Louis Borfiga, qui avait prédit quelques mois auparavant que l’un de ses poulains allait prochainement remporter un tournoi du grand chelem, ne s’attendait pas à ce que sa prédiction se réalise aussi vite : « En tant que responsable du tennis canadien, c'est vrai que c'était l'un de mes rêves de pouvoir gagner un grand chelem, donc c’est une journée qui va rester à jamais gravée dans ma mémoire ».
Surveillez aussi du coin de l’œil le jeune Québécois Félix Auger-Aliassime qui, selon Louis Borfiga, va devenir un très grand champion, tout comme le jeune Denis Shapovalov…
Suivront-ils les traces de Milos Raonic, qui s’est hissé parmi les meilleurs, et Eugénie Bouchard, qui ont tous tracé le sillon vers le sommet ? Bref, en un peu plus d’une décennie, on peut qualifier de "fulgurante" l’ascension du Canada en tant que puissance sur le circuit international du tennis.
Le Canada est maintenant considéré comme une puissance dans le domaine du tennis : « Ce n’est pas nous qui le disons, ce sont les autres fédérations", souligne Louis Borfiga. Le Canada est même cité en exemple. C'était l'un des objectifs des dirigeants il y a douze ans de faire du Canada une nation forte dans le tennis international et on peut se dire : mission accomplie ».
« Sur la planète tennis, on était un pays du Tiers-Monde à une époque, se souvient Sylvain Bruneau. Maintenant beaucoup d'entraîneurs, de nations, d'athlètes regardent ce qu'il se passe au Canada, ils sont surpris de la rapide ascension des athlètes canadiens ».
Louis Borfiga précise que le soutien indéfectible des responsables de Tennis Canada explique en partie ce succès : « On n'aurait pas pu réussir s'il n'y avait pas eu une osmose entre les directions et nous, c'est ça qui fait le succès, cette même ambition de vouloir faire du Canada une nation forte sur la scène internationale ».
Pour Louis Borfiga et Sylvain Bruneau, pas question de dormir sur leurs lauriers : « On travaille déjà à préparer l’avenir. C’est vrai que l'avenir pour Tennis Canada est plutôt florissant avec tous les bons joueurs qui sont très jeunes », fait remarquer Louis.
« Le but, c'est de poursuivre et de bâtir sur cette fabuleuse année qu'a été 2019. Il faut rester ambitieux, il faut rester audacieux, ne surtout pas ralentir, regarder vers le futur », ajoute Sylvain Bruneau.
Sylvain va s’envoler pour la Californie où Bianca va reprendre les entraînements après une blessure au genou qui l’a mise au repos ces dernières semaines.
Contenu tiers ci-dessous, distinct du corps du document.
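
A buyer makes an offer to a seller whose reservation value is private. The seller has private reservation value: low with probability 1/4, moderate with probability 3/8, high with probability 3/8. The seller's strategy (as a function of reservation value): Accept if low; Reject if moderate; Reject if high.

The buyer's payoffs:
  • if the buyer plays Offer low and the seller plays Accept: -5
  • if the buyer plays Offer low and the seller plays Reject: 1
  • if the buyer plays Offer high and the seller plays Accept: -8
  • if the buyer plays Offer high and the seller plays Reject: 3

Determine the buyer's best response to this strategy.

Offer high

E[Offer low] = 1/4·(-5) + 3/8·(1) + 3/8·(1) = -1/2
E[Offer high] = 1/4·(-8) + 3/8·(3) + 3/8·(3) = 1/4
Best response: Offer high (1/4 is the largest).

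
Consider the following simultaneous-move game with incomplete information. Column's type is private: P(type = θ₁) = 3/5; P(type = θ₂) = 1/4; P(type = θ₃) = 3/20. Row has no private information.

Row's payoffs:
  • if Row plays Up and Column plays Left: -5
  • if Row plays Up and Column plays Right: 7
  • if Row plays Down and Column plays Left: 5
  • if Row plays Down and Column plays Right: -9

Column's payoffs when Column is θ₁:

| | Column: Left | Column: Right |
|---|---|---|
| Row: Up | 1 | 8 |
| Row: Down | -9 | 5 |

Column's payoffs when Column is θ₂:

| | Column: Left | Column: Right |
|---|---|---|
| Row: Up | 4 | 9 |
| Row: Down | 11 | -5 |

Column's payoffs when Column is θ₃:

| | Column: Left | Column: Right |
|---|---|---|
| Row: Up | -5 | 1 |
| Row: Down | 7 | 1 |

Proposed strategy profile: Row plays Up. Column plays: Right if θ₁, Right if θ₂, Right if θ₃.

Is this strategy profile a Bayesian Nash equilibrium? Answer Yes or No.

A profile is a BNE iff every type of every player is best-responding given beliefs about the other side.
Row plays Up: E[Up] = 3/5·(7) + 1/4·(7) + 3/20·(7) = 7; E[Down] = -9. Best-responding. ✓
Column (type θ₁), facing Up: Left gives 1, Right gives 8. Proposed Right is best. ✓
Column (type θ₂), facing Up: Left gives 4, Right gives 9. Proposed Right is best. ✓
Column (type θ₃), facing Up: Left gives -5, Right gives 1. Proposed Right is best. ✓

Yes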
La jeune femme de 19 ans vient d’être élue athlète de l’année au Canada par un comité de journalistes. Elle a aussi remporté le prix de la révélation de l’année sur le circuit professionnel de la WTA.
« Je crois qu'elle a les qualités mentales et physiques pour rester au niveau qu'elle a démontré en 2019, assure son entraîneur. Je pense qu’elle va être dans la lignée des champions, mais il faut continuer à se renouveler, à progresser ».
Quant à Louis Borfiga, il avoue avoir reçu des offres de la Fédération française de Tennis pour qu’il rentre en France, mais il les a déclinées : « J’ai encore du travail à faire ici », dit-il avec un sourire au coin.
Le travail en question, c’est de continuer à entraîner le plus de jeunes possible pour leur offrir la chance de devenir champion un jour, sans oublier, rappelle Louis Borfiga, « que le tennis demeure un jeu et que pour un enfant de 12-13 ans, le plus important, c'est le plaisir de jouer ».